I can say, without equivocation, that much of Radiance felt inspired and written from a place within that I cannot locate. Much of the book came unbidden, often at 2 or 3 AM, when I would awaken to entire phrases and whole paragraphs dancing in my head.  The novel was completed in seven months.  Most of that time my wife was quite ill with a mysterious disease that left her bedridden for eight weeks.  This did not deter the writing, which went on despite my fatigue and worry.

I don’t fully understand what happened those months of writing Radiance, and frankly, I don’t care if it remains a mystery. But what I can tell you is that the initial body of Radiance came out with little effort, further convincing me of a source within that is fresh and fertile.

 

The Psychotherapist

Doing psychotherapy is like reading Shakespeare. The comedies, tragedies, and histories make up every hour of intimate contact that is the psychotherapy session. This is such a unique relationship.
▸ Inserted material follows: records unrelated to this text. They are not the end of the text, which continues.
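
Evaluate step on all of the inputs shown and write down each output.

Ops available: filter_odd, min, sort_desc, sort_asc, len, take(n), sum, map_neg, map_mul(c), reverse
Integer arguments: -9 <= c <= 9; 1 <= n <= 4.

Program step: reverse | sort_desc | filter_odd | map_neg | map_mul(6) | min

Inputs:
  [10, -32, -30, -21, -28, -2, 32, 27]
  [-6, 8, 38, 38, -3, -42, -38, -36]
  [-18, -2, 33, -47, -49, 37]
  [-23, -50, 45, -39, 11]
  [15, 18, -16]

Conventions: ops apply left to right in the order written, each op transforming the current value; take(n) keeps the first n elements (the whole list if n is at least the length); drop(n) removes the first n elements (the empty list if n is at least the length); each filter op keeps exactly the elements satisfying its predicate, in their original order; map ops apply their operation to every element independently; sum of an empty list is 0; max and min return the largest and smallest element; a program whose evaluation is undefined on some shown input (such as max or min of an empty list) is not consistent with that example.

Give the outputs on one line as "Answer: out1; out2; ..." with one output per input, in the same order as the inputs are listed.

-162; 18; -222; -270; -90

Execution, op by op:
  [10, -32, -30, -21, -28, -2, 32, 27] -> [27, 32, -2, -28, -21, -30, -32, 10] -> [32, 27, 10, -2, -21, -28, -30, -32] -> [27, -21] -> [-27, 21] -> [-162, 126] -> -162
  [-6, 8, 38, 38, -3, -42, -38, -36] -> [-36, -38, -42, -3, 38, 38, 8, -6] -> [38, 38, 8, -3, -6, -36, -38, -42] -> [-3] -> [3] -> [18] -> 18
  [-18, -2, 33, -47, -49, 37] -> [37, -49, -47, 33, -2, -18] -> [37, 33, -2, -18, -47, -49] -> [37, 33, -47, -49] -> [-37, -33, 47, 49] -> [-222, -198, 282, 294] -> -222
  [-23, -50, 45, -39, 11] -> [11, -39, 45, -50, -23] -> [45, 11, -23, -39, -50] -> [45, 11, -23, -39] -> [-45, -11, 23, 39] -> [-270, -66, 138, 234] -> -270
  [15, 18, -16] -> [-16, 18, 15] -> [18, 15, -16] -> [15] -> [-15] -> [-90] -> -90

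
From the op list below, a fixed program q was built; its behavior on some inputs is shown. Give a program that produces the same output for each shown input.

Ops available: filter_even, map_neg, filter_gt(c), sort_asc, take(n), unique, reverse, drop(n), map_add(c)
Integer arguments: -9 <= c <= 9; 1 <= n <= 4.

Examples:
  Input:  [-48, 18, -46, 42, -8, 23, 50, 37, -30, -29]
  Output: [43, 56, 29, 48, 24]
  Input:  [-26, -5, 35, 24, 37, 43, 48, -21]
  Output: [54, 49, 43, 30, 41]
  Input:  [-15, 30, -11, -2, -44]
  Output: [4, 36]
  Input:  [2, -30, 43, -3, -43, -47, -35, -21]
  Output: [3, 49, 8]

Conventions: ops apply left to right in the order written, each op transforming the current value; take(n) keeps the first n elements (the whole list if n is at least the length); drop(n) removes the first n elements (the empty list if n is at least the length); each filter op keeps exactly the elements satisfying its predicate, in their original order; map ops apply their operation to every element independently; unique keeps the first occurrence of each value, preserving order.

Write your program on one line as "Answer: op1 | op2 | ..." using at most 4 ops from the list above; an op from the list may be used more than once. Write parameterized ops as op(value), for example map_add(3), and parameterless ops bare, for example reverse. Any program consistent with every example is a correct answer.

reverse | map_add(6) | filter_gt(2)

Check, running the answer program on each example:
  [-48, 18, -46, 42, -8, 23, 50, 37, -30, -29] -> [-29, -30, 37, 50, 23, -8, 42, -46, 18, -48] -> [-23, -24, 43, 56, 29, -2, 48, -40, 24, -42] -> [43, 56, 29, 48, 24]
  [-26, -5, 35, 24, 37, 43, 48, -21] -> [-21, 48, 43, 37, 24, 35, -5, -26] -> [-15, 54, 49, 43, 30, 41, 1, -20] -> [54, 49, 43, 30, 41]
  [-15, 30, -11, -2, -44] -> [-44, -2, -11, 30, -15] -> [-38, 4, -5, 36, -9] -> [4, 36]
  [2, -30, 43, -3, -43, -47, -35, -21] -> [-21, -35, -47, -43, -3, 43, -30, 2] -> [-15, -29, -41, -37, 3, 49, -24, 8] -> [3, 49, 8]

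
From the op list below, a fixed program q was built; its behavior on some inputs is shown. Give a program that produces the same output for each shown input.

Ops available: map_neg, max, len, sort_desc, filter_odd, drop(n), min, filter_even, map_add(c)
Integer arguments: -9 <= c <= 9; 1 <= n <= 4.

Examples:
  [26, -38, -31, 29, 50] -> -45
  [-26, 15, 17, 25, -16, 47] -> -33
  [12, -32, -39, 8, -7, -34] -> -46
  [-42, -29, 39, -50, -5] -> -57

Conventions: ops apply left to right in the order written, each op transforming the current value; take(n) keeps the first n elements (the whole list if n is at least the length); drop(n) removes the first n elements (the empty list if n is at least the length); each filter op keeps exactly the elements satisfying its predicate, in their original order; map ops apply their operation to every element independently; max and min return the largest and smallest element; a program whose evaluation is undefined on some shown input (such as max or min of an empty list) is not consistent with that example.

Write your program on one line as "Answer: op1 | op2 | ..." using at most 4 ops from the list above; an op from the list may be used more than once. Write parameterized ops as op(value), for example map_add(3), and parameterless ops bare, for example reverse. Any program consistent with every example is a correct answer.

map_add(2) | map_add(-9) | min

Check, running the answer program on each example:
  [26, -38, -31, 29, 50] -> [28, -36, -29, 31, 52] -> [19, -45, -38, 22, 43] -> -45
  [-26, 15, 17, 25, -16, 47] -> [-24, 17, 19, 27, -14, 49] -> [-33, 8, 10, 18, -23, 40] -> -33
  [12, -32, -39, 8, -7, -34] -> [14, -30, -37, 10, -5, -32] -> [5, -39, -46, 1, -14, -41] -> -46
  [-42, -29, 39, -50, -5] -> [-40, -27, 41, -48, -3] -> [-49, -36, 32, -57, -12] -> -57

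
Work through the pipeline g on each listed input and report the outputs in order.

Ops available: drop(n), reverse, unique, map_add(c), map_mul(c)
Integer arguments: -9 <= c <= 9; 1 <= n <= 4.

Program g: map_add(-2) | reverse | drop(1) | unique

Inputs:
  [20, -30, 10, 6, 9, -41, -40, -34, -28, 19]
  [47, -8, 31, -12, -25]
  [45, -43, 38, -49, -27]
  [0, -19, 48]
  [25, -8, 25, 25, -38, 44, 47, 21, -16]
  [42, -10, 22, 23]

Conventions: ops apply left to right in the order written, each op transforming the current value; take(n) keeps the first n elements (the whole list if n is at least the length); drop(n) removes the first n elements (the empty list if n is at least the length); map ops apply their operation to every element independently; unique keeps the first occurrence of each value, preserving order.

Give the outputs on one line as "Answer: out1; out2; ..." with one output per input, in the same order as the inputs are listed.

Execution, op by op:
  [20, -30, 10, 6, 9, -41, -40, -34, -28, 19] -> [18, -32, 8, 4, 7, -43, -42, -36, -30, 17] -> [17, -30, -36, -42, -43, 7, 4, 8, -32, 18] -> [-30, -36, -42, -43, 7, 4, 8, -32, 18] -> [-30, -36, -42, -43, 7, 4, 8, -32, 18]
  [47, -8, 31, -12, -25] -> [45, -10, 29, -14, -27] -> [-27, -14, 29, -10, 45] -> [-14, 29, -10, 45] -> [-14, 29, -10, 45]
  [45, -43, 38, -49, -27] -> [43, -45, 36, -51, -29] -> [-29, -51, 36, -45, 43] -> [-51, 36, -45, 43] -> [-51, 36, -45, 43]
  [0, -19, 48] -> [-2, -21, 46] -> [46, -21, -2] -> [-21, -2] -> [-21, -2]
  [25, -8, 25, 25, -38, 44, 47, 21, -16] -> [23, -10, 23, 23, -40, 42, 45, 19, -18] -> [-18, 19, 45, 42, -40, 23, 23, -10, 23] -> [19, 45, 42, -40, 23, 23, -10, 23] -> [19, 45, 42, -40, 23, -10]
  [42, -10, 22, 23] -> [40, -12, 20, 21] -> [21, 20, -12, 40] -> [20, -12, 40] -> [20, -12, 40]

[-30, -36, -42, -43, 7, 4, 8, -32, 18]; [-14, 29, -10, 45]; [-51, 36, -45, 43]; [-21, -2]; [19, 45, 42, -40, 23, -10]; [20, -12, 40]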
Words are terribly inadequate to describe the subtleties and complexities of what takes place when two people come together for the purpose of exploring the mind and understanding each other in the moment.

I can’t tell you how privileged I feel to know the people who come to work and better their lives. Many friends and neighbors feel sorry for me. They think it must be awfully hard to listen to people’s problems all day. But truly, people are more like poems than problems. Listening to the varying expressions of so many individuals is to be welcomed into the mysterious movements of the psyche in its remarkable search for wholeness.
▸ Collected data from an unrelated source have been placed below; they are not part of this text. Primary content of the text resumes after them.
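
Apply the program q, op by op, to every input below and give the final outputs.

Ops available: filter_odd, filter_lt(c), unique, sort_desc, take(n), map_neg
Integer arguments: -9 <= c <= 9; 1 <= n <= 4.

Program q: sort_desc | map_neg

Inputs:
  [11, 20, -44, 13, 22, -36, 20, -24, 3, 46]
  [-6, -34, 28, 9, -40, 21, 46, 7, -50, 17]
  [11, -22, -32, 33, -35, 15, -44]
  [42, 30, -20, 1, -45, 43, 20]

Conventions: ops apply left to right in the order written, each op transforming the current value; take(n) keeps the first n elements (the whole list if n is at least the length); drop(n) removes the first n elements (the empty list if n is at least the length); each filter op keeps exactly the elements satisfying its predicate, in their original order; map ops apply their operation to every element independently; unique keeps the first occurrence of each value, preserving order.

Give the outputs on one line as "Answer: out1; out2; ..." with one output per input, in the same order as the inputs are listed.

Execution, op by op:
  [11, 20, -44, 13, 22, -36, 20, -24, 3, 46] -> [46, 22, 20, 20, 13, 11, 3, -24, -36, -44] -> [-46, -22, -20, -20, -13, -11, -3, 24, 36, 44]
  [-6, -34, 28, 9, -40, 21, 46, 7, -50, 17] -> [46, 28, 21, 17, 9, 7, -6, -34, -40, -50] -> [-46, -28, -21, -17, -9, -7, 6, 34, 40, 50]
  [11, -22, -32, 33, -35, 15, -44] -> [33, 15, 11, -22, -32, -35, -44] -> [-33, -15, -11, 22, 32, 35, 44]
  [42, 30, -20, 1, -45, 43, 20] -> [43, 42, 30, 20, 1, -20, -45] -> [-43, -42, -30, -20, -1, 20, 45]

[-46, -22, -20, -20, -13, -11, -3, 24, 36, 44]; [-46, -28, -21, -17, -9, -7, 6, 34, 40, 50]; [-33, -15, -11, 22, 32, 35, 44]; [-43, -42, -30, -20, -1, 20, 45]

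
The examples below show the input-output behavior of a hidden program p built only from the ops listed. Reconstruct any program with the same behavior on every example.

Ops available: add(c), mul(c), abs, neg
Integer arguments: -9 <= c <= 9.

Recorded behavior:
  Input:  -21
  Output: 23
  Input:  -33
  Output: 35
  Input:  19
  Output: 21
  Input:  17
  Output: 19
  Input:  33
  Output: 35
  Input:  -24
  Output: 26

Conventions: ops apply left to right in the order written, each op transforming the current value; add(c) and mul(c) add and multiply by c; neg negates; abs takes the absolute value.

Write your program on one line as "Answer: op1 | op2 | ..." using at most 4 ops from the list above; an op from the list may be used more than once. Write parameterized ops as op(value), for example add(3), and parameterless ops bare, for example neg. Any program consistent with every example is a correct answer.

abs | neg | add(-2) | mul(-1)

Check, running the answer program on each example:
  -21 -> 21 -> -21 -> -23 -> 23
  -33 -> 33 -> -33 -> -35 -> 35
  19 -> 19 -> -19 -> -21 -> 21
  17 -> 17 -> -17 -> -19 -> 19
  33 -> 33 -> -33 -> -35 -> 35
  -24 -> 24 -> -24 -> -26 -> 26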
After more than thirty years of practicing therapy, I have come to believe that the psychological and the spiritual are not two. In my practice I hope to help others understand this and experience even their darkest and most painful moments as expressions of the dynamic motion of spirit doing its best to awaken and find its source in the deepest self.
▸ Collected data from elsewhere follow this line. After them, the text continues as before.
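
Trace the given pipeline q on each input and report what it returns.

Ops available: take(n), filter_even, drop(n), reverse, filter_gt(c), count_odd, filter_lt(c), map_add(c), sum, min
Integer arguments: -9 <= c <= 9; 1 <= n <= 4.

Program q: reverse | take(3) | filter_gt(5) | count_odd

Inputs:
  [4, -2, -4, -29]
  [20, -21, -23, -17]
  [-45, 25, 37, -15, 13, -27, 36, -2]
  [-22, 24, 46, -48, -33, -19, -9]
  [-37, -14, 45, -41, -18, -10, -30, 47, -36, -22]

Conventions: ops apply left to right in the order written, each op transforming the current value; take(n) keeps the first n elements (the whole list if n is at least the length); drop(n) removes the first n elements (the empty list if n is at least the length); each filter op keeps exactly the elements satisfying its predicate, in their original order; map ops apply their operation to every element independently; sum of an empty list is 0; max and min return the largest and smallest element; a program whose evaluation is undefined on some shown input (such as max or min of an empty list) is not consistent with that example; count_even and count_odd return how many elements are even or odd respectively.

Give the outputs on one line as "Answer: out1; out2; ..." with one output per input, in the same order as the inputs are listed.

0; 0; 0; 0; 1

Execution, op by op:
  [4, -2, -4, -29] -> [-29, -4, -2, 4] -> [-29, -4, -2] -> [] -> 0
  [20, -21, -23, -17] -> [-17, -23, -21, 20] -> [-17, -23, -21] -> [] -> 0
  [-45, 25, 37, -15, 13, -27, 36, -2] -> [-2, 36, -27, 13, -15, 37, 25, -45] -> [-2, 36, -27] -> [36] -> 0
  [-22, 24, 46, -48, -33, -19, -9] -> [-9, -19, -33, -48, 46, 24, -22] -> [-9, -19, -33] -> [] -> 0
  [-37, -14, 45, -41, -18, -10, -30, 47, -36, -22] -> [-22, -36, 47, -30, -10, -18, -41, 45, -14, -37] -> [-22, -36, 47] -> [47] -> 1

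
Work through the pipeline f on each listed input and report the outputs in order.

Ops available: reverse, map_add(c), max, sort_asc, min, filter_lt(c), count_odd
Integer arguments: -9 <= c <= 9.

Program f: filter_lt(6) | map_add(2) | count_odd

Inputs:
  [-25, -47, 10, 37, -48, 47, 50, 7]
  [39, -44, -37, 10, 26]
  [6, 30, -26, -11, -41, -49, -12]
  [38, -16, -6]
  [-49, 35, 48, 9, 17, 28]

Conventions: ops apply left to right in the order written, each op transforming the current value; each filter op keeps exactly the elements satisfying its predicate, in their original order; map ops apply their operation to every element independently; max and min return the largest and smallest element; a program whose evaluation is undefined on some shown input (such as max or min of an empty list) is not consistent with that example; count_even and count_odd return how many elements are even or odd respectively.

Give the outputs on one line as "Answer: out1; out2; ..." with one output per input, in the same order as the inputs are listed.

Execution, op by op:
  [-25, -47, 10, 37, -48, 47, 50, 7] -> [-25, -47, -48] -> [-23, -45, -46] -> 2
  [39, -44, -37, 10, 26] -> [-44, -37] -> [-42, -35] -> 1
  [6, 30, -26, -11, -41, -49, -12] -> [-26, -11, -41, -49, -12] -> [-24, -9, -39, -47, -10] -> 3
  [38, -16, -6] -> [-16, -6] -> [-14, -4] -> 0
  [-49, 35, 48, 9, 17, 28] -> [-49] -> [-47] -> 1

2; 1; 3; 0; 1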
This is not a simple or a brief process. Nor is it one with a conventional moment of completion. It is, however, a radical and honest approach to the self and to living that can open the door to being and self-acceptance in an entirely new way.

In my work, I often stumble and grope. Confusion often rules the moment. The notion of an expert and a patient is rejected. Together, through laughter and tears, we try to make sense of a life and realize the beauty of the human heart beating within.